YOLACT/YOLACT++ Docker images available

The first Docker images are available for the YOLACT (You Only Look At CoefficienTs) image segmentation model, using the 1.2 release:

github.com/waikato-datamining/yolact

YOLACT/YOLACT++, like MMDetection, is based on PyTorch. In contrast to MMDetection it is not a divers framework, but just a single model, which can make use of various base models (e.g., ResNet50). Similar to Mask R-CNN, it generates a mask with probabilities for each identified object, which requires post-processing to determine a polygon or minimal rectangle. However, it is much faster than the Mask R-CNN implementation that TensorFlow's Object Detection API offers (roughly 3x faster on 1000x300 images).

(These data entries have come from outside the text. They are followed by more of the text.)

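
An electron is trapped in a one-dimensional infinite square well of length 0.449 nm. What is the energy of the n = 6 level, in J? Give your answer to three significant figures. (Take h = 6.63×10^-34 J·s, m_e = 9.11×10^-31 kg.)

For an infinite well E_n = n²h²/(8m_eL²), so E_1 = h²/(8m_eL²) = (6.63×10^-34)²/(8·9.11×10^-31·(4.49×10^-10 m)²) = 2.992×10^-19 J.
Then E_6 = 6²·E_1 = 36·2.992×10^-19 J = 1.08×10^-17 J.

E_6 = 1.08×10^-17 J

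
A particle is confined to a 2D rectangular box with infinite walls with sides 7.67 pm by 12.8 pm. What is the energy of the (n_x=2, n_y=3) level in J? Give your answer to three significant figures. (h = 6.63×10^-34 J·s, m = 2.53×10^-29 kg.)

E = 2.67×10^-16 J

For a 2D rectangular well E = (h²/8m)·Σ n_i²/L_i² = (6.63×10^-34)²/(8·2.53×10^-29) · [2²/(7.67 pm)² + 3²/(12.8 pm)²].
Evaluating gives E = 2.67×10^-16 J.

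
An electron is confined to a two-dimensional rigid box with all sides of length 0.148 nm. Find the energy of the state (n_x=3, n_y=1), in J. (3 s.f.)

E = 2.75×10^-17 J

For a 2D rectangular well E = (h²/8m_e)·Σ n_i²/L_i² = (6.626×10^-34)²/(8·9.109×10^-31) · [3²/(0.148 nm)² + 1²/(0.148 nm)²].
Evaluating gives E = 2.75×10^-17 J.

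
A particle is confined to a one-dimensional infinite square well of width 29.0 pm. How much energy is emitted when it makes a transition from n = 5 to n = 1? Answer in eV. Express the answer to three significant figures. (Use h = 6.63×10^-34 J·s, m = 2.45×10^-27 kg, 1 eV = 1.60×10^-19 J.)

|ΔE| = 4.00 eV

E_1 = h²/(8mL²) = 2.667×10^-20 J.
|ΔE| = |5² − 1²|·E_1 = 24·2.667×10^-20 J = 6.401×10^-19 J = 4.00 eV.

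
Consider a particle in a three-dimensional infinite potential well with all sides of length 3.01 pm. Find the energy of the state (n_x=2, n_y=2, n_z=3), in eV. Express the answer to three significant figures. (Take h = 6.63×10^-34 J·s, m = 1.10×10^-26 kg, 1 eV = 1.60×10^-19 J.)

For a 3D rectangular well E = (h²/8m)·Σ n_i²/L_i² = (6.63×10^-34)²/(8·1.10×10^-26) · [2²/(3.01 pm)² + 2²/(3.01 pm)² + 3²/(3.01 pm)²].
Evaluating gives E = 9.373×10^-18 J = 58.6 eV.

E = 58.6 eV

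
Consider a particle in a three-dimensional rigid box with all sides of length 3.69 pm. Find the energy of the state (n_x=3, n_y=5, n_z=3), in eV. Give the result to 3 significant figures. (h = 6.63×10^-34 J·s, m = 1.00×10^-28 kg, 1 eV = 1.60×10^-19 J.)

E = 1.08×10^4 eV

For a 3D rectangular well E = (h²/8m)·Σ n_i²/L_i² = (6.63×10^-34)²/(8·1.00×10^-28) · [3²/(3.69 pm)² + 5²/(3.69 pm)² + 3²/(3.69 pm)²].
Evaluating gives E = 1.735×10^-15 J = 1.08×10^4 eV.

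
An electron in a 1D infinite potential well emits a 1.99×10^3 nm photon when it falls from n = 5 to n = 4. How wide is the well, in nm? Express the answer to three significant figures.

L = 2.33 nm

The photon carries ΔE = hc/λ = 6.626×10^-34·2.998×10^8/1.99×10^-6 m = 9.982×10^-20 J.
Since ΔE = (5² − 4²)E_1, E_1 = 1.109×10^-20 J, and L = h/√(8m_eE_1) = 2.33×10^-9 m = 2.33 nm.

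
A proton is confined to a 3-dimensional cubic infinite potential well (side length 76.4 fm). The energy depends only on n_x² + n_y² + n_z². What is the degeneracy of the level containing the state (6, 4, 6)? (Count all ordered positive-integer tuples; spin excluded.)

The level has n_x² + n_y² + n_z² = 88. The ordered positive-integer solutions are (4, 6, 6), (6, 4, 6), (6, 6, 4).
That gives 3 states.

degeneracy = 3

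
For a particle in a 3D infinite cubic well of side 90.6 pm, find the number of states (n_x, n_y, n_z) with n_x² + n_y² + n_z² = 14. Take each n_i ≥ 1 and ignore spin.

degeneracy = 6

The level has n_x² + n_y² + n_z² = 14. The ordered positive-integer solutions are (1, 2, 3), (1, 3, 2), (2, 1, 3), (2, 3, 1), (3, 1, 2), (3, 2, 1).
That gives 6 states.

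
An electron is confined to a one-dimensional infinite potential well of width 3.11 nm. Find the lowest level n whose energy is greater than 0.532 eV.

E_1 = h²/(8m_eL²) = 6.229×10^-21 J = 0.03888 eV.
Need n² > 0.532/0.03888 = 13.68, i.e. n > 3.699.
The smallest integer satisfying this is n = 4.

n = 4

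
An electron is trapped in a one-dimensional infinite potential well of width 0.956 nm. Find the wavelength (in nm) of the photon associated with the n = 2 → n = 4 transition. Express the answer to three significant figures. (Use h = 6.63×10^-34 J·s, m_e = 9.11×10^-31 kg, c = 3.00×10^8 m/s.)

λ = 251 nm

E_1 = h²/(8m_eL²) = 6.599×10^-20 J, so ΔE = (4² − 2²)E_1 = 7.919×10^-19 J.
λ = hc/ΔE = (6.63×10^-34·3.00×10^8)/7.919×10^-19 = 2.51×10^-7 m = 251 nm.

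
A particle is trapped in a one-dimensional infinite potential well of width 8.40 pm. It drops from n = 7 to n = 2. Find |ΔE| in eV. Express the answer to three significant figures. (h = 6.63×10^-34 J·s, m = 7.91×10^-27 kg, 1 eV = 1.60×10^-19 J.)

E_1 = h²/(8mL²) = 9.845×10^-20 J.
|ΔE| = |7² − 2²|·E_1 = 45·9.845×10^-20 J = 4.430×10^-18 J = 27.7 eV.

|ΔE| = 27.7 eV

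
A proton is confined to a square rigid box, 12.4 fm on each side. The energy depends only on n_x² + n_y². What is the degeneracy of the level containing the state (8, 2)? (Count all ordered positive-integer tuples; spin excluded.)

degeneracy = 2

The level has n_x² + n_y² = 68. The ordered positive-integer solutions are (2, 8), (8, 2).
That gives 2 states.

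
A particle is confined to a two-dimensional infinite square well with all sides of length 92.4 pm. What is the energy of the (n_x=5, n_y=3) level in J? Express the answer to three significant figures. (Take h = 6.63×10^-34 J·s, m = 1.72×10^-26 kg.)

E = 1.27×10^-20 J

For a 2D rectangular well E = (h²/8m)·Σ n_i²/L_i² = (6.63×10^-34)²/(8·1.72×10^-26) · [5²/(92.4 pm)² + 3²/(92.4 pm)²].
Evaluating gives E = 1.27×10^-20 J.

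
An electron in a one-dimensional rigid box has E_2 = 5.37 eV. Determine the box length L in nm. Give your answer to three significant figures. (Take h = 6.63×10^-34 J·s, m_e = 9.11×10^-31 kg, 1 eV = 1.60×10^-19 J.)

L = 0.530 nm

From E_n = n²h²/(8m_eL²), L = n·h/√(8m_eE_n).
E_2 = 5.37 eV = 8.592×10^-19 J, so L = 2·6.63×10^-34/√(8·9.11×10^-31·8.592×10^-19) = 5.30×10^-10 m = 0.530 nm.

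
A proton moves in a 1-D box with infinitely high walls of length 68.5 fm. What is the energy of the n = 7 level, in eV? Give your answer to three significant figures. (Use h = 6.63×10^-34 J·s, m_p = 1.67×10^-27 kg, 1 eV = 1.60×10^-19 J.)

E_7 = 2.15×10^6 eV

For an infinite well E_n = n²h²/(8m_pL²), so E_1 = h²/(8m_pL²) = (6.63×10^-34)²/(8·1.67×10^-27·(6.85×10^-14 m)²) = 7.012×10^-15 J.
Then E_7 = 7²·E_1 = 49·7.012×10^-15 J = 3.436×10^-13 J.
Converting, E_7 = 3.436×10^-13 J / (1.60×10^-19 J/eV) = 2.15×10^6 eV.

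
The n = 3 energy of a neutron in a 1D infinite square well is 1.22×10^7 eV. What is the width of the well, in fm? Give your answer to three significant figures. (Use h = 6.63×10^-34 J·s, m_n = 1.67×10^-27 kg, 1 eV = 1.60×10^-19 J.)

From E_n = n²h²/(8m_nL²), L = n·h/√(8m_nE_n).
E_3 = 1.22×10^7 eV = 1.952×10^-12 J, so L = 3·6.63×10^-34/√(8·1.67×10^-27·1.952×10^-12) = 1.23×10^-14 m = 12.3 fm.

L = 12.3 fm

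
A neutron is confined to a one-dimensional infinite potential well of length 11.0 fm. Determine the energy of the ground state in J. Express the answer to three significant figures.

E_1 = 2.71×10^-13 J

For an infinite well E_n = n²h²/(8m_nL²), so E_1 = h²/(8m_nL²) = (6.626×10^-34)²/(8·1.675×10^-27·(1.10×10^-14 m)²) = 2.708×10^-13 J.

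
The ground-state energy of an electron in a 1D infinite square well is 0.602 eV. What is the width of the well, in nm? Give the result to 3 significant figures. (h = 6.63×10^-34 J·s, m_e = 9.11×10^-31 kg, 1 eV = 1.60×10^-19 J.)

L = 0.791 nm

From E_n = n²h²/(8m_eL²), L = n·h/√(8m_eE_n).
E_1 = 0.602 eV = 9.632×10^-20 J, so L = 1·6.63×10^-34/√(8·9.11×10^-31·9.632×10^-20) = 7.91×10^-10 m = 0.791 nm.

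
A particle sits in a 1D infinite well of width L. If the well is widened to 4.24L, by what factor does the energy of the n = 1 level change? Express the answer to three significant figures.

E_n ∝ 1/L², so the energy scales by 1/4.24² = 0.0556.

0.0556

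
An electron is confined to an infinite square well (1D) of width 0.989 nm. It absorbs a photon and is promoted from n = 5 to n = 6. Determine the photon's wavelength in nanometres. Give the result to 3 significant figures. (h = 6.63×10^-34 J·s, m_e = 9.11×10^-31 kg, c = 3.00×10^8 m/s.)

λ = 293 nm

E_1 = h²/(8m_eL²) = 6.166×10^-20 J, so ΔE = (6² − 5²)E_1 = 6.783×10^-19 J.
λ = hc/ΔE = (6.63×10^-34·3.00×10^8)/6.783×10^-19 = 2.93×10^-7 m = 293 nm.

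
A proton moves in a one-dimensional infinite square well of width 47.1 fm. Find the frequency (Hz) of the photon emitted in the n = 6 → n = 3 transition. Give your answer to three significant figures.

E_1 = h²/(8m_pL²) = 1.479×10^-14 J and ΔE = (6² − 3²)E_1 = 3.993×10^-13 J.
f = ΔE/h = 3.993×10^-13/6.626×10^-34 = 6.03×10^20 Hz.

f = 6.03×10^20 Hz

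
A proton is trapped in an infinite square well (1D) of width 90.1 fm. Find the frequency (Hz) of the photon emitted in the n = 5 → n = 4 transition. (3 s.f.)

E_1 = h²/(8m_pL²) = 4.041×10^-15 J and ΔE = (5² − 4²)E_1 = 3.637×10^-14 J.
f = ΔE/h = 3.637×10^-14/6.626×10^-34 = 5.49×10^19 Hz.

f = 5.49×10^19 Hz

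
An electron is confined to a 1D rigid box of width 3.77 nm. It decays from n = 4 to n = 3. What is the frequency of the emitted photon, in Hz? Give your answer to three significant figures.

E_1 = h²/(8m_eL²) = 4.239×10^-21 J and ΔE = (4² − 3²)E_1 = 2.967×10^-20 J.
f = ΔE/h = 2.967×10^-20/6.626×10^-34 = 4.48×10^13 Hz.

f = 4.48×10^13 Hz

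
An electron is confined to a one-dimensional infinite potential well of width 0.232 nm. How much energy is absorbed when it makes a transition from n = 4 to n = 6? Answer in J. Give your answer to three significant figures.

E_1 = h²/(8m_eL²) = 1.119×10^-18 J.
|ΔE| = |4² − 6²|·E_1 = 20·1.119×10^-18 J = 2.24×10^-17 J.

|ΔE| = 2.24×10^-17 J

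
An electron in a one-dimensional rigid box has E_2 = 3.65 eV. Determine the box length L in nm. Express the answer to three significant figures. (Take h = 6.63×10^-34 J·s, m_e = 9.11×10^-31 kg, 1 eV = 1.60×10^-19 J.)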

MMDetection Docker image available

The first Docker images are available for the MMDetection object detection framework, using the 2019-11-30 code base (close to 1.0rc1) of MMDetection:

github.com/waikato-datamining/mmdetection/tree/master/2019-11-30

MMDetection is based on PyTorch rather than TensorFlow and offers a larger number of pre-trained models and example configurations than TensorFlow's Object Detection API. It is developed by the Multimedia Laboratory of the Chinese University of Hong Kong.

First Releases

First release of our open-source Python library wai.annotations for converting various image annotation formats (licensed under Apache 2.0).

Our django plugin for managing teams and their projects, called simple-django-teams, is now publicly available as well (licensed under BSD-3).